What should cyclists advocate?  As an avid cyclist who enjoys such discussions, it is a question that comes up in one form or another.  In many ways, the same discussion arises during conversations with non-cyclists who simply want to get around in a convenient manner, have safe neighborhoods, and enjoy their lives.  That is the direction that I want to take advocacy.  Or more generally, a lot of “us” — everyone in a neighborhood instead of simply cyclists — want safe, vibrant, and livable neighborhoods and as Charles Marohn writes,

When you can’t let your kids play in the yard, let alone ride their bike to the store, because you know the street is dangerous, then the engineering profession is not providing society any real value. It’s time to stand up and demand a change.  It’s time we demand that engineers build us Strong Towns.

The point is that instead of talking about what cyclists want, how great cycling is, or the many other benefits that it can give, we should recognize that a lot of what is good for strong neighborhoods is good for cyclists. 

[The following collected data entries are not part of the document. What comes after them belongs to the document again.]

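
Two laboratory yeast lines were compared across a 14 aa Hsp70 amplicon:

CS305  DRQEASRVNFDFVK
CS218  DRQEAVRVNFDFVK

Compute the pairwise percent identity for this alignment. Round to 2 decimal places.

92.86%

The sequences differ at position 6 (S/V).
13 of the 14 sites match, so the percent identity is 13/14 × 100 = 92.86%.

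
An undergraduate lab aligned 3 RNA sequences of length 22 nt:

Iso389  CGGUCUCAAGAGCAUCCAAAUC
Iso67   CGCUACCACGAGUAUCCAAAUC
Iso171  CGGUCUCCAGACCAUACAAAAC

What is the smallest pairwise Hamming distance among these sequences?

Pairwise Hamming distances:
  Iso389 vs Iso67: 5
  Iso389 vs Iso171: 4
  Iso67 vs Iso171: 9
The smallest is 4, between Iso389 and Iso171.

4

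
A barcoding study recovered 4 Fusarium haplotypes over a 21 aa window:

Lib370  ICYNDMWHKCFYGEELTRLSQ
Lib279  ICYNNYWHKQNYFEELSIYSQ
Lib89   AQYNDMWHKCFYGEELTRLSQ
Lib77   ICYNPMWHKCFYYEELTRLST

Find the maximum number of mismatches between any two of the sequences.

Pairwise Hamming distances:
  Lib370 vs Lib279: 8
  Lib370 vs Lib89: 2
  Lib370 vs Lib77: 3
  Lib279 vs Lib89: 10
  Lib279 vs Lib77: 9
  Lib89 vs Lib77: 5
The largest is 10, between Lib279 and Lib89.

10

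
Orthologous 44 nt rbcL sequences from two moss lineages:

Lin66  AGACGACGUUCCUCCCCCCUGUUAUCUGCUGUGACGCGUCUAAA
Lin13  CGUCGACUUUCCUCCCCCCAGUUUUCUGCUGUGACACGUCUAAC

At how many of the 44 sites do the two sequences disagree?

7

Differing sites — 1:A/C; 3:A/U; 8:G/U; 20:U/A; 24:A/U; 36:G/A; 44:A/C.
That gives 7 mismatches out of 44 aligned sites, so the Hamming distance is 7.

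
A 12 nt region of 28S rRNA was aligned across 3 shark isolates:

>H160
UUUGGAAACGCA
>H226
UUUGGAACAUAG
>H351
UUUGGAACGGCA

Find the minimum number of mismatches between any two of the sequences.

Pairwise Hamming distances:
  H160 vs H226: 5
  H160 vs H351: 2
  H226 vs H351: 4
The smallest is 2, between H160 and H351.

2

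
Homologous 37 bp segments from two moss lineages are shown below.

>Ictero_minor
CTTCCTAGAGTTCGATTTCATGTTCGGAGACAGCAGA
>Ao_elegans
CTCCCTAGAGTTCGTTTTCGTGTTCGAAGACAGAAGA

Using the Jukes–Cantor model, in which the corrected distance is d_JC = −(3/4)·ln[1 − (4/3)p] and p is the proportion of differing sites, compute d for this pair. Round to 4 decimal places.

0.1490

The sequences differ at positions 3 (T/C), 15 (A/T), 20 (A/G), 27 (G/A), 34 (C/A).
p = 5/37 = 0.135135.
d = −0.75 · ln(1 − (4/3)·0.135135) = −0.75 · ln(0.819820) = −0.75 · (-0.198670) = 0.1490.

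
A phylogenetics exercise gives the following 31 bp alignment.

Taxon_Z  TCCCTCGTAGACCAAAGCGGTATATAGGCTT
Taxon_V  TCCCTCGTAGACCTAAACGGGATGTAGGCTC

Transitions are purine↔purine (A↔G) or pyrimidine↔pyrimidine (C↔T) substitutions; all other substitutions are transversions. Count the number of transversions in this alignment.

The sequences differ at positions 14 (A/T, transversion), 17 (G/A, transition), 21 (T/G, transversion), 24 (A/G, transition), 31 (T/C, transition).
Of the 5 differences, 3 transitions and 2 transversions, so the answer is 2.

2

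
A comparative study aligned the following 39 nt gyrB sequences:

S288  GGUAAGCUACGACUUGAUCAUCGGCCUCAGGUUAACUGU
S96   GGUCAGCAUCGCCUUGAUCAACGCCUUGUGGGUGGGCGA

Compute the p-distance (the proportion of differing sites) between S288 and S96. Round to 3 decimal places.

0.385

The sequences differ at positions 4 (A/C), 8 (U/A), 9 (A/U), 12 (A/C), 21 (U/A), 24 (G/C), 26 (C/U), 28 (C/G), 29 (A/U), 32 (U/G), 34 (A/G), 35 (A/G), 36 (C/G), 37 (U/C), 39 (U/A).
There are 15 differences over 39 sites, so p = 15/39 = 0.385.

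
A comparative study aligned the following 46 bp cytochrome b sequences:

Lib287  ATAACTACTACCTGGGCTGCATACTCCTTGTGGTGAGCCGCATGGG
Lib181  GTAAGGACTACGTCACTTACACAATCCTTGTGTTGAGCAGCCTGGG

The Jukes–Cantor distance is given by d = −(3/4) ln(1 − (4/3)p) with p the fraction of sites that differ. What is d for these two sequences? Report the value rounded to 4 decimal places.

The sequences differ at positions 1 (A/G), 5 (C/G), 6 (T/G), 12 (C/G), 14 (G/C), 15 (G/A), 16 (G/C), 17 (C/T), 19 (G/A), 22 (T/C), 24 (C/A), 33 (G/T), 39 (C/A), 42 (A/C).
p = 14/46 = 0.304348.
d = −0.75 · ln(1 − (4/3)·0.304348) = −0.75 · ln(0.594203) = −0.75 · (-0.520534) = 0.3904.

0.3904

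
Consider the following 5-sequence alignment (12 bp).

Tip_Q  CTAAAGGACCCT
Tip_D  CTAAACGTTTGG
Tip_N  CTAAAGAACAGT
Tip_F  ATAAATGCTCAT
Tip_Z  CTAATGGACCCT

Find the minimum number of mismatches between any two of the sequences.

Pairwise Hamming distances:
  Tip_Q vs Tip_D: 6
  Tip_Q vs Tip_N: 3
  Tip_Q vs Tip_F: 5
  Tip_Q vs Tip_Z: 1
  Tip_D vs Tip_N: 6
  Tip_D vs Tip_F: 6
  Tip_D vs Tip_Z: 7
  Tip_N vs Tip_F: 7
  Tip_N vs Tip_Z: 4
  Tip_F vs Tip_Z: 6
The smallest is 1, between Tip_Q and Tip_Z.

1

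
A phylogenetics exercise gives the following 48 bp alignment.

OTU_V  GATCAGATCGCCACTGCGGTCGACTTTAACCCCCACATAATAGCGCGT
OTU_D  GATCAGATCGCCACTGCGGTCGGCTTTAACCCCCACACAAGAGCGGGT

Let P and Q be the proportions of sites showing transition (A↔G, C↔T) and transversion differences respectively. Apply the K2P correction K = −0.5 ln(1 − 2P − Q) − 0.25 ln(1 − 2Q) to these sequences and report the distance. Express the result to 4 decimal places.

The sequences differ at positions 23 (A/G, transition), 38 (T/C, transition), 41 (T/G, transversion), 46 (C/G, transversion).
Of the 4 differences, 2 transitions and 2 transversions over 48 sites: P = 2/48 = 0.041667, Q = 2/48 = 0.041667.
d = −0.5·ln(0.874999) − 0.25·ln(0.916666) = −0.5·(-0.133533) − 0.25·(-0.087012) = 0.0885.

0.0885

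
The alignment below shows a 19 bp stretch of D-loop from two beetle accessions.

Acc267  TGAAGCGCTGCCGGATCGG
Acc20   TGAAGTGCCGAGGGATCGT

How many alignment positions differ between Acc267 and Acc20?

Mismatches occur at site 6 (C/T), site 9 (T/C), site 11 (C/A), site 12 (C/G), site 19 (G/T).
That gives 5 mismatches out of 19 aligned sites, so the Hamming distance is 5.

5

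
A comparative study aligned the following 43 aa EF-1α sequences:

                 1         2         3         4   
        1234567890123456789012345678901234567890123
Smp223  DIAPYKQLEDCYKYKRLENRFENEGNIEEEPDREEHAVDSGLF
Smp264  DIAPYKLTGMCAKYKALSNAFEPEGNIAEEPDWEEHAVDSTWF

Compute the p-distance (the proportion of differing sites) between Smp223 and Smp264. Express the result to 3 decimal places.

Mismatches occur at site 7 (Q↔L), site 8 (L↔T), site 9 (E↔G), site 10 (D↔M), site 12 (Y↔A), site 16 (R↔A), site 18 (E↔S), site 20 (R↔A), site 23 (N↔P), site 28 (E↔A), site 33 (R↔W), site 41 (G↔T), site 42 (L↔W).
There are 13 differences over 43 sites, so p = 13/43 = 0.302.

0.302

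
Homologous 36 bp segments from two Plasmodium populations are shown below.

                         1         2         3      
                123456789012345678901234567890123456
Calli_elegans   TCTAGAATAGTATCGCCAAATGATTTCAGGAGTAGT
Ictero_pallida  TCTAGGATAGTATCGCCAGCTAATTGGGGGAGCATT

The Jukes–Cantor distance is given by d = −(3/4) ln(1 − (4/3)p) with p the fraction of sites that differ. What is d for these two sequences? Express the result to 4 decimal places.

0.3041

Mismatches occur at site 6 (A→G), site 19 (A→G), site 20 (A→C), site 22 (G→A), site 26 (T→G), site 27 (C→G), site 28 (A→G), site 33 (T→C), site 35 (G→T).
p = 9/36 = 0.250000.
d = −0.75 · ln(1 − (4/3)·0.250000) = −0.75 · ln(0.666667) = −0.75 · (-0.405465) = 0.3041.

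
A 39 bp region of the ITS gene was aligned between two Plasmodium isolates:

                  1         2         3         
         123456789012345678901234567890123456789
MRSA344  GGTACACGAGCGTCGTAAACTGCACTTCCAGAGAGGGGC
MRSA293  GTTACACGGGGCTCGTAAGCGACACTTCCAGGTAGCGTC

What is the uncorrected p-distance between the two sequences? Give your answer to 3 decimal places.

0.282

Differing sites — 2:G/T; 9:A/G; 11:C/G; 12:G/C; 19:A/G; 21:T/G; 22:G/A; 32:A/G; 33:G/T; 36:G/C; 38:G/T.
There are 11 differences over 39 sites, so p = 11/39 = 0.282.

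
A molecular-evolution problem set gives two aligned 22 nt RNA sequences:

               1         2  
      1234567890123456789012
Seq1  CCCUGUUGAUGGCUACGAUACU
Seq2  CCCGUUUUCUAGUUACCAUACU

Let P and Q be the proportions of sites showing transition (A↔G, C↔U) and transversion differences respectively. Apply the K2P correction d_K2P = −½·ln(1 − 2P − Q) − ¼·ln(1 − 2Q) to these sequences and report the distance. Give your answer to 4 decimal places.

0.4146

Mismatches occur at site 4 (U/G, transversion), site 5 (G/U, transversion), site 8 (G/U, transversion), site 9 (A/C, transversion), site 11 (G/A, transition), site 13 (C/U, transition), site 17 (G/C, transversion).
Of the 7 differences, 2 transitions and 5 transversions over 22 sites: P = 2/22 = 0.090909, Q = 5/22 = 0.227273.
d = −0.5·ln(0.590909) − 0.25·ln(0.545454) = −0.5·(-0.526093) − 0.25·(-0.606137) = 0.4146.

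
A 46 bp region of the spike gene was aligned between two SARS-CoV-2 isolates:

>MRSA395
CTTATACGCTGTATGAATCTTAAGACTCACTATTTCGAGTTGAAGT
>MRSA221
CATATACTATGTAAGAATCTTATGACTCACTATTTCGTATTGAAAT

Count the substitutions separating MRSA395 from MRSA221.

Mismatches occur at site 2 (T/A), site 8 (G/T), site 9 (C/A), site 14 (T/A), site 23 (A/T), site 38 (A/T), site 39 (G/A), site 45 (G/A).
That gives 8 mismatches out of 46 aligned sites, so the Hamming distance is 8.

8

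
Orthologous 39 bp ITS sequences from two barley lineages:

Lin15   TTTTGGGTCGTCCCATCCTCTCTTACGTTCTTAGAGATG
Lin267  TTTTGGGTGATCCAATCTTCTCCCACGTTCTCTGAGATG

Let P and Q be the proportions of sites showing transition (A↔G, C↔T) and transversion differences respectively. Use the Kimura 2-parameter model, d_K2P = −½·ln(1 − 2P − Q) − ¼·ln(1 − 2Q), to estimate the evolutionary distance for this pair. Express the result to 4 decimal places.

The sequences differ at positions 9 (C/G, transversion), 10 (G/A, transition), 14 (C/A, transversion), 18 (C/T, transition), 23 (T/C, transition), 24 (T/C, transition), 32 (T/C, transition), 33 (A/T, transversion).
Of the 8 differences, 5 transitions and 3 transversions over 39 sites: P = 5/39 = 0.128205, Q = 3/39 = 0.076923.
d = −0.5·ln(0.666667) − 0.25·ln(0.846154) = −0.5·(-0.405465) − 0.25·(-0.167054) = 0.2445.

0.2445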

My conclusion in a nutshell: slower road speeds are the easiest and most effective way to improve the cycling/pedestrian environment and a huge improvement for livable neighborhoods in general.  Underlying the idea is that a modest level of uncertainty is good since it requires drivers, cyclists and pedestrians to remain aware of their surroundings to successfully navigate the environment.  Instead of calling this bicycle or pedestrian advocacy, I think that we should push for safer, robust, and more efficient transportation network since we can make transportation safer, give people more acceptable options, as well as make driving trips shorter (make the same trip in less time).  We can make everyone better off regardless of their transportation choice.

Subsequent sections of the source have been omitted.